Huawei has resolved that it would make its Harmony OS available on Smartphones in the last quarter of 2021.
The creation of the Operating System was necessitated by the tight corner Huawei was pushed into by the Trump administration’s Treasury Department placing the company on an “entity list”.
The placement in the entity list is a form of blacklisting that disallows American firms from trading with the company.
With the blacklisting, Huawei devices are restricted from running Android OS, as well as apps like Google Maps, Gmail, and Google Play Store.
However, Huawei is bent on surviving, and has developed its OS – Harmony OS.
The operating system was announced last year, and used on its Honor Vision Smart TV.
Huawei recently announced the Harmony OS 2.0. This upgraded version is set to bring changes to the software bus, data management, and security on the OS, as well as the introduction of an adaptive UX framework.
“Starting on 10 September, HarmonyOS is open to 128KB-128MB IoT devices, such as smart TVs, wearables, cars, and more. In April 2021, we will open it to 128MB-4GB devices and in October 2021, HarmonyOS will be opened for devices above 4GB.” – Mr. Richard Yu, CEO, Huawei.
Huawei plans to make Harmony OS an open source project. This would allow developers to build an open-source version of the OS, much like what you can do for Android with AOSP.
Huawei’s struggle would be limited in China, owing to the company being the biggest smartphone manufacturer in the country, and having the largest market shares.
The restriction from using Google products would not affect Huawei’s ability to thrive domestically. This is because Google services such as search, are blocked in the country and users can’t really use them. This also means that Huawei’s Harmony OS has a chance of being successful in the domestic market.
The success of Harmony OS in China does not automatically result in its success globally, as a lot of users in other parts of the world depend on Google, Facebook, Netflix, as well as other products from US tech companies.
“It won’t be easy for Huawei to build up a library of premier applications outside of China, as many of them rely on Google for things like digital rights management, location, payment, and notification services“. – Bryan Ma, vice president of devices research at IDC.

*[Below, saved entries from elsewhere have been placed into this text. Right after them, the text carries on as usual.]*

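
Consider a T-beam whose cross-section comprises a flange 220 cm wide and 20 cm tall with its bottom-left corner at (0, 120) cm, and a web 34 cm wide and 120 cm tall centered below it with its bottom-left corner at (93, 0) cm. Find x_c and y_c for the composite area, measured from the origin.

x_c = 110.00 cm, y_c = 96.32 cm

web: A = 34 × 120 = 4080.00, centroid at (110.00, 60.00).
flange: A = 220 × 20 = 4400.00, centroid at (110.00, 130.00).
ΣA = 8480.00 cm², ΣAx_c = 932800.00 cm³, ΣAy_c = 816800.00 cm³.
x_c = 932800.00/8480.00 = 110.00 cm; y_c = 816800.00/8480.00 = 96.32 cm.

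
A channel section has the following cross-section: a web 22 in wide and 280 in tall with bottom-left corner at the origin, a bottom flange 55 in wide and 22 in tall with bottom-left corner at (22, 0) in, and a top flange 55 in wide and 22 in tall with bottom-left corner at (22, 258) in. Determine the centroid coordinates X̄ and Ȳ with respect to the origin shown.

web: A = 22 × 280 = 6160.00, centroid at (11.00, 140.00).
bottom flange: A = 55 × 22 = 1210.00, centroid at (49.50, 11.00).
top flange: A = 55 × 22 = 1210.00, centroid at (49.50, 269.00).
ΣA = 8580.00 in², ΣAX̄ = 187550.00 in³, ΣAȲ = 1201200.00 in³.
X̄ = 187550.00/8580.00 = 21.86 in; Ȳ = 1201200.00/8580.00 = 140.00 in.

X̄ = 21.86 in, Ȳ = 140.00 in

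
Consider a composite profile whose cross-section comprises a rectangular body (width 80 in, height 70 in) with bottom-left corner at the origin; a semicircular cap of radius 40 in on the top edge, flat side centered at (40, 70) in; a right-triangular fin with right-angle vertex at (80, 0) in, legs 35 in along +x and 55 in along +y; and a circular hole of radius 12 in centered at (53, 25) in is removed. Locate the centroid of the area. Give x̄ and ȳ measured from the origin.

x̄ = 45.08 in, ȳ = 48.81 in

rectangular body: A = 80 × 70 = 5600.00, centroid at (40.00, 35.00).
semicircular top: A = ½π·40² = 2513.27, centroid at (40.00, 86.98).
triangular fin: A = ½·35·55 = 962.50, centroid at (91.67, 18.33).
hole: A = −π·12² = -452.39, centroid at (53.00, 25.00).
ΣA = 8623.38 in²
ΣAx̄ = (5600.00)(40.00) + (2513.27)(40.00) + (962.50)(91.67) + (-452.39)(53.00) = 388783.50 in³
ΣAȳ = (5600.00)(35.00) + (2513.27)(86.98) + (962.50)(18.33) + (-452.39)(25.00) = 420931.96 in³
x̄ = 388783.50 / 8623.38 = 45.08 in
ȳ = 420931.96 / 8623.38 = 48.81 in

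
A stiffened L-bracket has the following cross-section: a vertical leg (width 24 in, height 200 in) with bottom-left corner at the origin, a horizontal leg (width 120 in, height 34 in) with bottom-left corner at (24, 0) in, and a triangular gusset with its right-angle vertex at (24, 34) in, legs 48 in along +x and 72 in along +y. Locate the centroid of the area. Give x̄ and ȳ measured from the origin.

x̄ = 44.25 in, ȳ = 61.24 in

vertical leg: A = 24 × 200 = 4800.00, centroid at (12.00, 100.00).
horizontal leg: A = 120 × 34 = 4080.00, centroid at (84.00, 17.00).
gusset: A = ½·48·72 = 1728.00, centroid at (40.00, 58.00).
ΣA = 10608.00 in², ΣAx̄ = 469440.00 in³, ΣAȳ = 649584.00 in³.
x̄ = 469440.00/10608.00 = 44.25 in; ȳ = 649584.00/10608.00 = 61.24 in.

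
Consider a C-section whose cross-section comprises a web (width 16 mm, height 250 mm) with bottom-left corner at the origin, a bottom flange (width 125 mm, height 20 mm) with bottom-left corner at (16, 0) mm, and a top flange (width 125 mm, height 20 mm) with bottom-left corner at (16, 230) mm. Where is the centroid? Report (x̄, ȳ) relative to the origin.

Part | A | x̄ᵢ | ȳᵢ | A·x̄ᵢ | A·ȳᵢ
web | 4000.00 | 8.00 | 125.00 | 32000.00 | 500000.00
bottom flange | 2500.00 | 78.50 | 10.00 | 196250.00 | 25000.00
top flange | 2500.00 | 78.50 | 240.00 | 196250.00 | 600000.00
Σ | 9000.00 |  |  | 424500.00 | 1125000.00
x̄ = 424500.00 / 9000.00 = 47.17 mm
ȳ = 1125000.00 / 9000.00 = 125.00 mm

x̄ = 47.17 mm, ȳ = 125.00 mm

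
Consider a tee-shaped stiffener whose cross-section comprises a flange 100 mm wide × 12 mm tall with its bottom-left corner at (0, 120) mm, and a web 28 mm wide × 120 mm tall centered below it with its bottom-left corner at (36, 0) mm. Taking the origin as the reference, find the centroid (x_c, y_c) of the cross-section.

x_c = 50.00 mm, y_c = 77.37 mm

web: A = 28 × 120 = 3360.00, centroid at (50.00, 60.00).
flange: A = 100 × 12 = 1200.00, centroid at (50.00, 126.00).
ΣA = 4560.00 mm²
ΣAx_c = (3360.00)(50.00) + (1200.00)(50.00) = 228000.00 mm³
ΣAy_c = (3360.00)(60.00) + (1200.00)(126.00) = 352800.00 mm³
x_c = 228000.00 / 4560.00 = 50.00 mm
y_c = 352800.00 / 4560.00 = 77.37 mm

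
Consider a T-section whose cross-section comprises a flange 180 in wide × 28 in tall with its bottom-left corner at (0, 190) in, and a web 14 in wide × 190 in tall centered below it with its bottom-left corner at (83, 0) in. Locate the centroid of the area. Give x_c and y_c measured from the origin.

web: A = 14 × 190 = 2660.00, centroid at (90.00, 95.00).
flange: A = 180 × 28 = 5040.00, centroid at (90.00, 204.00).
ΣA = 7700.00 in², ΣAx_c = 693000.00 in³, ΣAy_c = 1280860.00 in³.
x_c = 693000.00/7700.00 = 90.00 in; y_c = 1280860.00/7700.00 = 166.35 in.

x_c = 90.00 in, y_c = 166.35 in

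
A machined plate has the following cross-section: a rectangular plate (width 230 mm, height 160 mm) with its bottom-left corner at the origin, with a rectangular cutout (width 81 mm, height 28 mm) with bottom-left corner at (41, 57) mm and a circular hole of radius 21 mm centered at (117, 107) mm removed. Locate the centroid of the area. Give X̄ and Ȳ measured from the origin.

Part | A | x̄ᵢ | ȳᵢ | A·x̄ᵢ | A·ȳᵢ
plate | 36800.00 | 115.00 | 80.00 | 4232000.00 | 2944000.00
hole 1 | -2268.00 | 81.50 | 71.00 | -184842.00 | -161028.00
hole 2 | -1385.44 | 117.00 | 107.00 | -162096.76 | -148242.33
Σ | 33146.56 |  |  | 3885061.24 | 2634729.67
X̄ = 3885061.24 / 33146.56 = 117.21 mm
Ȳ = 2634729.67 / 33146.56 = 79.49 mm

X̄ = 117.21 mm, Ȳ = 79.49 mm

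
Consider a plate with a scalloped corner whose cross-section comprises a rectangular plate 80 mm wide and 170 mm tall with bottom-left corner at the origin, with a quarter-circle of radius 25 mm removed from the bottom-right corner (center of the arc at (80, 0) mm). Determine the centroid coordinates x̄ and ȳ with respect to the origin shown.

x̄ = 38.90 mm, ȳ = 87.79 mm

plate: A = 80 × 170 = 13600.00, centroid at (40.00, 85.00).
removed quarter-circle: A = −¼π·25² = -490.87, centroid at (69.39, 10.61).
ΣA = 13109.13 mm², ΣAx̄ = 509938.43 mm³, ΣAȳ = 1150791.67 mm³.
x̄ = 509938.43/13109.13 = 38.90 mm; ȳ = 1150791.67/13109.13 = 87.79 mm.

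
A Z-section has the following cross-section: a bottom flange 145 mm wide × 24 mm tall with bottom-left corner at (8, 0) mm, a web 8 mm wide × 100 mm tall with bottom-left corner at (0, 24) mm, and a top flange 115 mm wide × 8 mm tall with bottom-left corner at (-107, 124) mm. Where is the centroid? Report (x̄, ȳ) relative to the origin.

x̄ = 45.73 mm, ȳ = 42.06 mm

Part | A | x̄ᵢ | ȳᵢ | A·x̄ᵢ | A·ȳᵢ
bottom flange | 3480.00 | 80.50 | 12.00 | 280140.00 | 41760.00
web | 800.00 | 4.00 | 74.00 | 3200.00 | 59200.00
top flange | 920.00 | -49.50 | 128.00 | -45540.00 | 117760.00
Σ | 5200.00 |  |  | 237800.00 | 218720.00
x̄ = 237800.00 / 5200.00 = 45.73 mm
ȳ = 218720.00 / 5200.00 = 42.06 mm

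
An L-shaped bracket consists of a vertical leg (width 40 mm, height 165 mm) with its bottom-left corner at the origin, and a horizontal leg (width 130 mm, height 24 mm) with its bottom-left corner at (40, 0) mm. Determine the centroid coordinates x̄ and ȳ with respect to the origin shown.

vertical leg: A = 40 × 165 = 6600.00, centroid at (20.00, 82.50).
horizontal leg: A = 130 × 24 = 3120.00, centroid at (105.00, 12.00).
ΣA = 9720.00 mm², ΣAx̄ = 459600.00 mm³, ΣAȳ = 581940.00 mm³.
x̄ = 459600.00/9720.00 = 47.28 mm; ȳ = 581940.00/9720.00 = 59.87 mm.

x̄ = 47.28 mm, ȳ = 59.87 mm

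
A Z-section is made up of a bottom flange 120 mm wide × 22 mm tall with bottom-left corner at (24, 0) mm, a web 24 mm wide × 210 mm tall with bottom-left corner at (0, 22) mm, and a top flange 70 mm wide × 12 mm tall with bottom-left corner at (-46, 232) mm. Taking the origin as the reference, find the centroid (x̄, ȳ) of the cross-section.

bottom flange: A = 120 × 22 = 2640.00, centroid at (84.00, 11.00).
web: A = 24 × 210 = 5040.00, centroid at (12.00, 127.00).
top flange: A = 70 × 12 = 840.00, centroid at (-11.00, 238.00).
ΣA = 8520.00 mm²
ΣAx̄ = (2640.00)(84.00) + (5040.00)(12.00) + (840.00)(-11.00) = 273000.00 mm³
ΣAȳ = (2640.00)(11.00) + (5040.00)(127.00) + (840.00)(238.00) = 869040.00 mm³
x̄ = 273000.00 / 8520.00 = 32.04 mm
ȳ = 869040.00 / 8520.00 = 102.00 mm

x̄ = 32.04 mm, ȳ = 102.00 mm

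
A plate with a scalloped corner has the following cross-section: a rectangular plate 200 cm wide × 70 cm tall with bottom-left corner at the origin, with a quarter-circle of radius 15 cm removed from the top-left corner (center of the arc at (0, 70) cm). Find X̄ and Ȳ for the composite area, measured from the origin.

X̄ = 101.20 cm, Ȳ = 34.63 cm

plate: A = 200 × 70 = 14000.00, centroid at (100.00, 35.00).
removed quarter-circle: A = −¼π·15² = -176.71, centroid at (6.37, 63.63).
ΣA = 13823.29 cm², ΣAX̄ = 1398875.00 cm³, ΣAȲ = 478754.98 cm³.
X̄ = 1398875.00/13823.29 = 101.20 cm; Ȳ = 478754.98/13823.29 = 34.63 cm.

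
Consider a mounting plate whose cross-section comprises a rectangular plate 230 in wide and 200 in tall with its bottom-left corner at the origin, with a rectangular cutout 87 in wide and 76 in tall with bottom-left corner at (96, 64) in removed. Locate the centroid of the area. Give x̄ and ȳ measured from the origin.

plate: A = 230 × 200 = 46000.00, centroid at (115.00, 100.00).
hole: A = −(87 × 76) = -6612.00, centroid at (139.50, 102.00).
ΣA = 39388.00 in²
ΣAx̄ = (46000.00)(115.00) + (-6612.00)(139.50) = 4367626.00 in³
ΣAȳ = (46000.00)(100.00) + (-6612.00)(102.00) = 3925576.00 in³
x̄ = 4367626.00 / 39388.00 = 110.89 in
ȳ = 3925576.00 / 39388.00 = 99.66 in

x̄ = 110.89 in, ȳ = 99.66 in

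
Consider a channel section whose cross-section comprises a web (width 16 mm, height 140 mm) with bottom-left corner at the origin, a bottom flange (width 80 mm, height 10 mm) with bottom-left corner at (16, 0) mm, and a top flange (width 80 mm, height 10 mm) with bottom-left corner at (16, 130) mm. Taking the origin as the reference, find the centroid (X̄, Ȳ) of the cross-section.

X̄ = 28.00 mm, Ȳ = 70.00 mm

web: A = 16 × 140 = 2240.00, centroid at (8.00, 70.00).
bottom flange: A = 80 × 10 = 800.00, centroid at (56.00, 5.00).
top flange: A = 80 × 10 = 800.00, centroid at (56.00, 135.00).
ΣA = 3840.00 mm²
ΣAX̄ = (2240.00)(8.00) + (800.00)(56.00) + (800.00)(56.00) = 107520.00 mm³
ΣAȲ = (2240.00)(70.00) + (800.00)(5.00) + (800.00)(135.00) = 268800.00 mm³
X̄ = 107520.00 / 3840.00 = 28.00 mm
Ȳ = 268800.00 / 3840.00 = 70.00 mm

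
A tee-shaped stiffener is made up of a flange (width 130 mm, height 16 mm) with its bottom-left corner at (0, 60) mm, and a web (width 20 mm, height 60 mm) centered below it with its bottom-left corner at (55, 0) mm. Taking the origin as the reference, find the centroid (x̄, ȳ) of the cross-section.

web: A = 20 × 60 = 1200.00, centroid at (65.00, 30.00).
flange: A = 130 × 16 = 2080.00, centroid at (65.00, 68.00).
ΣA = 3280.00 mm², ΣAx̄ = 213200.00 mm³, ΣAȳ = 177440.00 mm³.
x̄ = 213200.00/3280.00 = 65.00 mm; ȳ = 177440.00/3280.00 = 54.10 mm.

x̄ = 65.00 mm, ȳ = 54.10 mm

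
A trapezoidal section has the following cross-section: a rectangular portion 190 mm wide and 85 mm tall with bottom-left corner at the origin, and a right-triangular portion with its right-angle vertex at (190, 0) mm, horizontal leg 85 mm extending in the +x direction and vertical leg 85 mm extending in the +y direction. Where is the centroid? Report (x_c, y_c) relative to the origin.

rectangular portion: A = 190 × 85 = 16150.00, centroid at (95.00, 42.50).
triangular portion: A = ½·85·85 = 3612.50, centroid at (218.33, 28.33).
ΣA = 19762.50 mm², ΣAx_c = 2322979.17 mm³, ΣAy_c = 788729.17 mm³.
x_c = 2322979.17/19762.50 = 117.54 mm; y_c = 788729.17/19762.50 = 39.91 mm.

x_c = 117.54 mm, y_c = 39.91 mm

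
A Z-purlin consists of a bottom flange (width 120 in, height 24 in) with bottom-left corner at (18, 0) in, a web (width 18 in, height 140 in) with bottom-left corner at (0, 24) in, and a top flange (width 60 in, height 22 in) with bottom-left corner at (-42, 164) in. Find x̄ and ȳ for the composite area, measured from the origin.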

This is one of the biggest struggles Huawei would have to face in the international market.
Eric Xu, a top executive at Huawei told CNBC in an interview that the company desires to get Google services on its AppGallery, however, Bryan Ma noted that it would be a tough quest to achieve.
Another struggle Huawei would have to face is in getting a processor for its devices. Since the company is restricted from making Kirin, the company might have to start developing another processor from scratch, and this would be quite a challenge.